John Madigan, like Filemon Lopez, is a supercoach in the business world. He is vice president for Information Technology Human Resources at the Hartford, one of the oldest, most traditional insurance companies in the world, and also one of the largest at $13.5 billion a year with more than twenty-five thousand employees. I met him when he stood up in the middle of a speech I was delivering at the Hartford, walked center aisle, and hugged me. (it’s a long story.) Very cool guy. People centered. Highly intelligent. Insightful. Energetic. Demanding. Not subtle. Everybody who works for him loves him. Exactly the kind of guy you want coaching hot talent in your organization.
Says Mr. Madigan, “I’ve had lots of high potentials working for me and they can be a real pain in the neck. They are smart, challenging, always have a better way to do something, often challenge the status quo openly. To old-fashioned types, this seems like a lack of control on the manager’s part. Channeling talented people in the right direction can be extremely rewarding but can also be tiring, like having a gifted child who keeps you, as a parent, hopping.” To cope with that challenge, Mr. Madigan coaches people throughout his organization every single day in one-on-one meetings and also by “seizing the moment whenever it presents itself.”
Unfortunately, this is the exception in an old-fashioned company like the Hartford: “Most managers say they would love to have a bunch of high potentials working for them,” says Mr. Madigan. “However, they don’t have a clue about how to manage really good people…At the Hartford, the traditional approach centered on the position and its level in the organization which brought with it power over resources …. Also, people were socialized to expect consistency and stability at work and to work at the same job or employer a long time ….The old-fashioned style of management worked OK even a decade ago when organizations were still more hierarchical and bureaucratic, less networked and reliant on relationships and influence than they are today.
“Those days are gone,” says Mr. Madigan. “The problem now is whole organizations can change overnight. Some people find themselves working for three different companies in the course of eighteen months, never having left the office they occupied before (due to mergers, acquisitions, buyouts). We definitely have to change the culture around managing people.”
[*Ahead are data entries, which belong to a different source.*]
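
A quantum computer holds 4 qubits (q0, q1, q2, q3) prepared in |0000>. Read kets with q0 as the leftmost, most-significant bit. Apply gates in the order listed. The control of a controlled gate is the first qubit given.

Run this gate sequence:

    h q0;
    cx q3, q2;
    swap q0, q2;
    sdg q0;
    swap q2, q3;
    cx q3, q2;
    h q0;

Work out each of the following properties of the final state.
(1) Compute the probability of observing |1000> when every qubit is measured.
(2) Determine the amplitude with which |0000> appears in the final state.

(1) A full measurement returns |1000> with probability 1/4.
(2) The final state's coefficient on |0000> equals 1/2.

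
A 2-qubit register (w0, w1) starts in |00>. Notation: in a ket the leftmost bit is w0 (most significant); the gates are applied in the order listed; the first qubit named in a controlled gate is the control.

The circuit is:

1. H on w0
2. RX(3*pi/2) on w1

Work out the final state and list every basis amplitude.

After the circuit, the state carries amplitude -1/2 on |00>, -I/2 on |01>, -1/2 on |10>, -I/2 on |11>.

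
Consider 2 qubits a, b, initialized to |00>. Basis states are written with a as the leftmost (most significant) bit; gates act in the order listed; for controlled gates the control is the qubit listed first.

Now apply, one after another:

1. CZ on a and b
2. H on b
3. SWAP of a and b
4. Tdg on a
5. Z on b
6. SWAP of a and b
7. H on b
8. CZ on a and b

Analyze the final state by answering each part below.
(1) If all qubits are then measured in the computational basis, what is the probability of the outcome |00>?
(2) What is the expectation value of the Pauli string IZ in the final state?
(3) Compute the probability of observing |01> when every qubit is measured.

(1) Outcome |00> occurs with probability sqrt(2)/4 + 1/2.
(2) The expectation value of IZ is sqrt(2)/2.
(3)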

Mr. Madigan and his team surveyed the IT organization at the Hartford and asked people to describe the best leader for whom they worked. “Many either specifically referred to that leader as a good coach or described good coaching behavior.” At a subsequent leadership conference, the managers in the organization “asked for a way to get better at coaching.” Under Mr. Madigan’s leadership, the IT organization at the Hartford has made a commitment to coaching, and now trainers are busy teaching coaching skills to hundreds of managers throughout the ranks.
“We believe that developing a coaching style in our leaders will help us maximize peoples’ contribution to the organization and help us reduce turnover… The challenge [we] face is keeping the momentum. It’s too easy to lapse back into old behavior.” The other big challenge according to Mr. Madigan? Making coaching skills a key selection criteria for choosing new leaders at the Hartford.